$n=2k$ Let $[2k\sqrt{6}]=m$ Case 1: $m=2t$ Then $ 24k^2-4t^2=4(6k^2-t^2) \geq 8$ Case 2: $m=2t+1$ $24k^2-(2t+1)^2=c$ $24k^2-4t^2-4t=c+1 \to 8|c+1 \to c \geq 7$ If $c=7$ then $6k^2=t^2+t+2$ has no solutions, so $c \geq 15$ So $24k^2-m^2 \geq 8$ $\{2k\sqrt6\}=2k\sqrt{6}-[2k\sqrt{6}]=\frac{24k^2-m^2}{2k\sqrt{6}+m} >\frac{4}{2k\sqrt{6}}=\frac{4}{n\sqrt{6}}$ b )$ \frac{4}{n\sqrt{6}}> \frac{1}{n-\frac{1}{5n}}$ $4(5n^2-1)>5\sqrt{6}n^2$ $5(4-\sqrt{6})n^2>4$ - true for all $n$

RagvaloD wrote: $\frac{24k^2-m^2}{2k\sqrt{6}+m} >\frac{4}{2k\sqrt{6}}$ Why?

any ideas?

Well, as shown in the argument the numerator is at least $8$, so the fraction is at least $\frac{8}{2k\sqrt{6}+m}>\frac{8}{4k\sqrt{6}}=RHS$ since $m<2k\sqrt{6}$ by definition.

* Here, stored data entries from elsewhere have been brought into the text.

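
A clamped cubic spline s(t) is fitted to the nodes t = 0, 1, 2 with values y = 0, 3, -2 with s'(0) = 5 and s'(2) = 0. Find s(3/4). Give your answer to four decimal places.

Put σ_i = s'' at the i-th knot. Here h = (1, 1) and Δ = (3, -5), so the interior equations h_(i-1)·σ_(i-1) + 2(h_(i-1)+h_i)·σ_i + h_i·σ_(i+1) = 6(Δ_i − Δ_(i-1)) read
  1·σ_0 + 4·σ_1 + 1·σ_2 = 6(Δ_1 - Δ_0) = -48
Clamped end conditions give two more equations: 2h_0·σ_0 + h_0·σ_1 = 6(Δ_0 - s'(0)) = -12 and h_1·σ_1 + 2h_1·σ_2 = 6(s'(2) - Δ_1) = 30.
Forward elimination and back-substitution give σ_0 = 7/2, σ_1 = -19, σ_2 = 49/2.
On [0, 1], s(t) = 0 + 5·t + 7/4·t² - 15/4·t³.
With t = 3/4: s(3/4) = 807/256.

3.1523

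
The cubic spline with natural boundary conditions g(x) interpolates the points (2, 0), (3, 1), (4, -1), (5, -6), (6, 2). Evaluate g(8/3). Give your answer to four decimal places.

0.7989

Let M_i = g''(x_i). Step sizes h_i = 1, 1, 1, 1; slopes of the chords Δ_i = (y_(i+1) - y_i)/h_i = 1, -2, -5, 8.
  1·M_0 + 4·M_1 + 1·M_2 = 6(Δ_1 - Δ_0) = -18
  1·M_1 + 4·M_2 + 1·M_3 = 6(Δ_2 - Δ_1) = -18
  1·M_2 + 4·M_3 + 1·M_4 = 6(Δ_3 - Δ_2) = 78
Natural end conditions: M_0 = M_4 = 0.
Forward elimination and back-substitution give M_0 = 0, M_1 = -15/7, M_2 = -66/7, M_3 = 153/7, M_4 = 0.
On [2, 3], g(x) = 0 + 19/14·(x - 2) + 0·(x - 2)² - 5/14·(x - 2)³.
With (x - 2) = 2/3: g(8/3) = 151/189.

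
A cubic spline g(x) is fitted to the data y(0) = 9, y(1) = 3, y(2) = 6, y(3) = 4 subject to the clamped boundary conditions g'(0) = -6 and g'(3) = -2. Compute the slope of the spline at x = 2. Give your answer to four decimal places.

1.5333

Let M_i = g''(x_i). Step sizes h_i = 1, 1, 1; slopes of the chords Δ_i = (y_(i+1) - y_i)/h_i = -6, 3, -2.
  1·M_0 + 4·M_1 + 1·M_2 = 6(Δ_1 - Δ_0) = 54
  1·M_1 + 4·M_2 + 1·M_3 = 6(Δ_2 - Δ_1) = -30
Clamped end conditions give two more equations: 2h_0·M_0 + h_0·M_1 = 6(Δ_0 - g'(0)) = 0 and h_2·M_2 + 2h_2·M_3 = 6(g'(3) - Δ_2) = 0.
Forward elimination and back-substitution give M_0 = -146/15, M_1 = 292/15, M_2 = -212/15, M_3 = 106/15.
On [2, 3], g'(x) = b_2 + 2c_2·(x - 2) + 3d_2·(x - 2)² with b_2 = Δ_2 - h_2(2M_2 + M_3)/6 = 23/15, c_2 = M_2/2 = -106/15, d_2 = (M_3 - M_2)/(6h_2) = 53/15. So g'(2) = 23/15.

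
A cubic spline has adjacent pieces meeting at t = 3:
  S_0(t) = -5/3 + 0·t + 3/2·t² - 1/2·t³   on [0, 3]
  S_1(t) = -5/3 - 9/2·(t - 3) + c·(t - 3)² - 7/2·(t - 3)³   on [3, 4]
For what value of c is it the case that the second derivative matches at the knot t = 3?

S_0''(t) = 3 - 3·t, so S_0''(3) = -6. On the right, S_1''(3) = 2c, so c = -3.

-3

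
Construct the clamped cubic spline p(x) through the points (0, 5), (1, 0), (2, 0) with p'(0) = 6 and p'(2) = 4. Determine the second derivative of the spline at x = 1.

With M_i denoting the second derivative at x_i, h_i = 1, 1, and Δ_i = (y_(i+1) − y_i)/h_i = -5, 0:
  1·M_0 + 4·M_1 + 1·M_2 = 6(Δ_1 - Δ_0) = 30
Clamped end conditions give two more equations: 2h_0·M_0 + h_0·M_1 = 6(Δ_0 - p'(0)) = -66 and h_1·M_1 + 2h_1·M_2 = 6(p'(2) - Δ_1) = 24.
Solving: M_0 = -83/2, M_1 = 17, M_2 = 7/2.

17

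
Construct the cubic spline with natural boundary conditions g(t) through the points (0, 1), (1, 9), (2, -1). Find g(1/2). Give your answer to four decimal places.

6.6875

With M_i denoting the second derivative at x_i, h_i = 1, 1, and Δ_i = (y_(i+1) − y_i)/h_i = 8, -10:
  1·M_0 + 4·M_1 + 1·M_2 = 6(Δ_1 - Δ_0) = -108
Natural end conditions: M_0 = M_2 = 0.
Hence M_0 = 0, M_1 = -27, M_2 = 0.
On [0, 1], g(t) = 1 + 25/2·t + 0·t² - 9/2·t³.
With t = 1/2: g(1/2) = 107/16.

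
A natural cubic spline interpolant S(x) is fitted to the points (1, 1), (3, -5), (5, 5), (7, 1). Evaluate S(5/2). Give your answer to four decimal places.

Put M_i = S'' at the i-th knot. Here h = (2, 2, 2) and Δ = (-3, 5, -2), so the interior equations h_(i-1)·M_(i-1) + 2(h_(i-1)+h_i)·M_i + h_i·M_(i+1) = 6(Δ_i − Δ_(i-1)) read
  2·M_0 + 8·M_1 + 2·M_2 = 6(Δ_1 - Δ_0) = 48
  2·M_1 + 8·M_2 + 2·M_3 = 6(Δ_2 - Δ_1) = -42
Natural end conditions: M_0 = M_3 = 0.
Hence M_0 = 0, M_1 = 39/5, M_2 = -36/5, M_3 = 0.
On [1, 3], S(x) = 1 - 28/5·(x - 1) + 0·(x - 1)² + 13/20·(x - 1)³.
With (x - 1) = 3/2: S(5/2) = -833/160.

-5.2063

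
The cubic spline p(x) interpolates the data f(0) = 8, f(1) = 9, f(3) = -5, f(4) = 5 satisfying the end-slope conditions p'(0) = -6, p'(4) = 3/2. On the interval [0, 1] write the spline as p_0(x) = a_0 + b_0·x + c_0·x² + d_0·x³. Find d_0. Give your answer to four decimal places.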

Claim 1: The following terms are never squares: \[24k^2, 24k^2-1,24k^2-2,24k^2-3,24k^2-4,24k^2-5,\ldots 24k^2-7\]Proof: The only quadratic residues mod 24 are 0,1,4,9,12,16, which deal with $24k^2-1,\ldots 24k^2-7$. Then, note that $24k^2$ can never be a square because $v_3(24k^2)\equiv 1\pmod{2}$. Claim 2: For positive even integers $n$, \[\sqrt{6n^2}- \sqrt{6n^2-8}>\frac{1}{n-\frac{1}{5n}}\]Proof: Note that, \[\frac{1}{n-\frac{1}{5n}}^2 + 2\cdot \frac{1}{n-\frac{1}{5n}} \cdot \sqrt{6n^2-8}+6n^2-8 < 1+ 2\cdot \frac{1}{\sqrt{n^2-\frac{8}{6}} } \sqrt{6n^2-8} +6n^2-8 \]\[=1+2\sqrt{6}+6n^2-8 < 6n^2\]$\square$ Applying Claim 1, for even $n$, \[\lfloor \sqrt{6}n \rfloor \leq \sqrt{6n^2-8}\]Then, applying Claim 2, \[\{n\sqrt{6}\}=n\sqrt{6}-\lfloor \sqrt{6}n\rfloor \geq \sqrt{6n^2}- \sqrt{6n^2-8}>\frac{1}{n-\frac{1}{5n}}\]$\blacksquare$.